The jar at the left is the compass. It is filled with some oil and you see the white line of the needle floating in the oil. The unit is mounted in cardanisch mount. Under the needle disk you see a non-transparent part of the jar. That is the Fluxgate. There is no ferro-magnetic metal in the whole construction. The screws are copper, the mount aluminium. The dark disk at the bottom is pure copper and only serves as a weight to keep the jar in this straight up position.
The flux-gate itself is made of 4 coils. 1 drive and 3 sense coils. The drive coil is driven by a 400 Hz AC signal and is a toroid. The sense coils are winded over the toroid, each 120 degrees apart. Small deviations in the magnetic field cause changes in the output of the sense coils. By watching the output of those coils it is possible to detect the position. If the magnet is exact over a sense coil the output is zero. The other 2 are in some in between state. Bij measuring the amplitude of the coils and polarity, you can calculate the position. At the zero output position there happens an180 degrees phase jump. The signal switches from positive to negative or vv.
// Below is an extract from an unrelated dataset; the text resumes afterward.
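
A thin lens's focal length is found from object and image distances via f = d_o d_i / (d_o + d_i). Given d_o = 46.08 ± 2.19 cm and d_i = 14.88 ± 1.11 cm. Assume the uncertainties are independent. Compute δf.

0.648 cm

∂f/∂d_o = (d_i/(d_o+d_i))² = 0.0596;  ∂f/∂d_i = (d_o/(d_o+d_i))² = 0.571
δf = √((∂f/∂d_o · δd_o)² + (∂f/∂d_i · δd_i)²) = √(0.0170 + 0.402) = 0.648 cm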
The drive coil must be exited in such a way is goes in and out saturation. That seems harder then it is. Just crank up the signal until you see signals out of the sense coils. I used a sinewave. The original autopilot uses a different detection methode. It has 4 coils in the control unit too. 3 of them connected to the 3 sense coils and one that has a capacitor in parallel to make it resonant. Is is called a resolver. I wanted a compass so I have terminated the 3 outputs with some RC filters. This way I get the “sawtooth” like response. The white trace is the current through drive signal picked up with a current probe. The signal is only a few mA. The other traces are the sense coils.
Here you see what happens if you rotate the unit (and the ship it is mounted to). The green line goes to zero. The yellow trace is positive, de orange trace is negative. If I rotate it more the green trace will go negative. It is very smooth. It notes the smallest rotation. You can easy get a 1 degree resolution with it.
The traces look nice but that it thanks to the filters. You can see all the small “needles” on the traces. Without a filter they are very large (like 2 divisions).
The next step is to make a driving source. I now use a function generator. I have not yet decided what I will use as a compass indicator. I can go the digital or the analog way.